“Pasqua è il Signore che passa, che passa “oltre”. Anche noi siamo chiamati a “passare oltre”. A passare da una pastorale ancora chiusa ad una pastorale missionaria, come ci esorta Papa Francesco, una pastorale in uscita, che rischia, che si mette in gioco. Interroghiamoci su come la nostra Chiesa di Lamezia può “passare oltre”. Con la forza che ci viene dall’ Eucaristia, il bene più prezioso in cui sono ancorati tutti i beni spirituali della Chiesa, siamo chiamati a fare Pasqua “passando oltre”, ad avere un orizzonte più ampio: l’amore di Gesù che abbraccia tutti, nessuno escluso”. Così il vescovo di Lamezia Terme Giuseppe Schillaci che in Cattedrale ha presieduto la Santa Messa in Coena Domini, nella quale si fa memoria dell’Ultima Cena del Signore, e la Chiesa entra nel Triduo Pasquale.
“In questo giorno – ha proseguito il vescovo di Lamezia – accogliamo tre grandi doni: il dono del sacerdozio, il dono del’Eucaristia, il dono del comandamento nuovo dell’amore. Oggi siamo chiamati a pregare perché il Signore continui a donare sacerdoti alla sua Chiesa. Pensiamo in quante parti del mondo, in questo momento, non ci sono sacerdoti; pensiamo a quante persone non hanno la possibilità di partecipare alla celebrazione eucaristica perché non ci sono sacerdoti. La Chiesa vive dell’Eucaristia e l’Eucaristia interpella la nostra vita, ci spinge a metterci al servizio dell’umanità”.
Commentando il Vangelo di Giovanni che racconta l’Ultima Cena di Gesù con i suoi discepoli e il gesto della lavanda dei piedi, il vescovo lametino ha sottolineato che “la Chiesa è chiamata a fare quello che ha fatto Gesù, a seguire il suo Signore e Maestro sulla strada del servizio, dello svuotamento di sé. Questo è il Vangelo e noi non dobbiamo vergognarcene. Dobbiamo dire che la guerra è ingiusta e sacrilega perché così dice il Vangelo. E dobbiamo farlo con coraggio”.

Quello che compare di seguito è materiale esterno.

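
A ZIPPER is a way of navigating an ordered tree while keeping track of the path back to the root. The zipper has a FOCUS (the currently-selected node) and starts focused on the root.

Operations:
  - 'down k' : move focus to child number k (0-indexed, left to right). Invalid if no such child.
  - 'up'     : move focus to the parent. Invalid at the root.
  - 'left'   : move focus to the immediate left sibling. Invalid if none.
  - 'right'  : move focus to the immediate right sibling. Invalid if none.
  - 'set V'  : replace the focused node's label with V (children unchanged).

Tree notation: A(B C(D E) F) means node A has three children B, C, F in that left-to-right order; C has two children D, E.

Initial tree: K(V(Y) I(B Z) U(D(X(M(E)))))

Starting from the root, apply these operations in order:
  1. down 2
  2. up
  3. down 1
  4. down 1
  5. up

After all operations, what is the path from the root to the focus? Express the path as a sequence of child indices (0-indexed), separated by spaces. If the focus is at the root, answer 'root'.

Answer: 1

Derivation:
Step 1 (down 2): focus=U path=2 depth=1 children=['D'] left=['V', 'I'] right=[] parent=K
Step 2 (up): focus=K path=root depth=0 children=['V', 'I', 'U'] (at root)
Step 3 (down 1): focus=I path=1 depth=1 children=['B', 'Z'] left=['V'] right=['U'] parent=K
Step 4 (down 1): focus=Z path=1/1 depth=2 children=[] left=['B'] right=[] parent=I
Step 5 (up): focus=I path=1 depth=1 children=['B', 'Z'] left=['V'] right=['U'] parent=K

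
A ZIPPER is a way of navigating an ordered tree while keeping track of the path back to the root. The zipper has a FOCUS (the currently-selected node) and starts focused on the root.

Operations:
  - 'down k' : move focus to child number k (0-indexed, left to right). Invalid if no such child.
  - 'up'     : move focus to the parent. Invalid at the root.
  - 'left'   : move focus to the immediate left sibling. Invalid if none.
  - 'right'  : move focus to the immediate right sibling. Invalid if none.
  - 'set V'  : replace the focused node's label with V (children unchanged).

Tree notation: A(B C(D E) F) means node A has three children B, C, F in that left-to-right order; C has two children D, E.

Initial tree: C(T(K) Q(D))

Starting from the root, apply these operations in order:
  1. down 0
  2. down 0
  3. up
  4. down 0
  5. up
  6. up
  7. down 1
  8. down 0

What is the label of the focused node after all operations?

Answer: D

Derivation:
Step 1 (down 0): focus=T path=0 depth=1 children=['K'] left=[] right=['Q'] parent=C
Step 2 (down 0): focus=K path=0/0 depth=2 children=[] left=[] right=[] parent=T
Step 3 (up): focus=T path=0 depth=1 children=['K'] left=[] right=['Q'] parent=C
Step 4 (down 0): focus=K path=0/0 depth=2 children=[] left=[] right=[] parent=T
Step 5 (up): focus=T path=0 depth=1 children=['K'] left=[] right=['Q'] parent=C
Step 6 (up): focus=C path=root depth=0 children=['T', 'Q'] (at root)
Step 7 (down 1): focus=Q path=1 depth=1 children=['D'] left=['T'] right=[] parent=C
Step 8 (down 0): focus=D path=1/0 depth=2 children=[] left=[] right=[] parent=Q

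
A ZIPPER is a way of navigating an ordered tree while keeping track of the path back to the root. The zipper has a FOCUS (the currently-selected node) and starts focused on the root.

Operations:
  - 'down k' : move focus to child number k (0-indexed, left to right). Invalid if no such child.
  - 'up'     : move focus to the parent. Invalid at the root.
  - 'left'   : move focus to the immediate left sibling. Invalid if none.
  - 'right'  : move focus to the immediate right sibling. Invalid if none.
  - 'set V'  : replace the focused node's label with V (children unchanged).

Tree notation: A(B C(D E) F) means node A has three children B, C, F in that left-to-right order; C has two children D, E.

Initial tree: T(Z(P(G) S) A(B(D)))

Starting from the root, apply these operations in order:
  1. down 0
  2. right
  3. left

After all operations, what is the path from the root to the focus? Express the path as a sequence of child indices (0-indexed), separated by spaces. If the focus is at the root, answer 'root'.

Step 1 (down 0): focus=Z path=0 depth=1 children=['P', 'S'] left=[] right=['A'] parent=T
Step 2 (right): focus=A path=1 depth=1 children=['B'] left=['Z'] right=[] parent=T
Step 3 (left): focus=Z path=0 depth=1 children=['P', 'S'] left=[] right=['A'] parent=T

Answer: 0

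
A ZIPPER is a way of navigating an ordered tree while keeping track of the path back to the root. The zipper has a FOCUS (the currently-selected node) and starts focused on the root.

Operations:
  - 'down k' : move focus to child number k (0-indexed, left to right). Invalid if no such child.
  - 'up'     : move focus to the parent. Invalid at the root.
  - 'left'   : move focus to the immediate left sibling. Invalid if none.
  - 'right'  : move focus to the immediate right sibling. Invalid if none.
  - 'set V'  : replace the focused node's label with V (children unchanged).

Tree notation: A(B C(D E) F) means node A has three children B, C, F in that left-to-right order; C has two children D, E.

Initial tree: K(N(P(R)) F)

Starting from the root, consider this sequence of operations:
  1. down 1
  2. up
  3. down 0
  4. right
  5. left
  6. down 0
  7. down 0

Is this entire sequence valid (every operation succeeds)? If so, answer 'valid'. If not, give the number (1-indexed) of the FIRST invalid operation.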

Citando il vescovo don Tonino Bello, Schillaci ha ricordato che “il Vangelo non parla né di casule né di amitti, né di stole, ma di grembiule. Il Signore depone le vesti e indossa un grembiule, uno straccio. Gesù non è pieno di sé, come tante volte siamo noi, pieni del nostro orgoglio. Il Signore, in questo giorno, ci consegna il comandamento dell’amore che deve abitare sempre più la nostra esistenza. Quanto bisogno di amore c’è nel mondo in questo momento. Quanto bisogno di amore c’è nelle nostre case, nelle nostre famiglie, nella nostra Calabria, nella nostra Lamezia. Non un amore teorico, ma un amore concreto, che si abbassa e si mette a servizio. Il Signore passa realmente se siamo capaci di passare da noi stessi a Dio. Lasciamoci raggiungere da questo amore e, nella misura in cui siamo raggiunti, possiamo trasmetterlo agli altri. Siamo chiamati ad “amorizzare” il mondo, ad immettere amore. La Chiesa è nel mondo per servire, i cristiani sono nel mondo per mettersi a servizio. L’Eucaristia è il memoriale dell’esempio che il Signore ci ha dato e che noi siamo chiamati ad attualizzare non in maniera teorica, ma con uno stile di vita concreto”.
“Desideriamo vivere di Te, Signore – ha concluso il vescovo – Fa’ che diventiamo dono per tutti, dono gli uni per gli altri.”
Al termine della celebrazione, il vescovo in processione ha riposto l’Eucaristia all’altare della reposizione per l’adorazione da parte dei fedeli.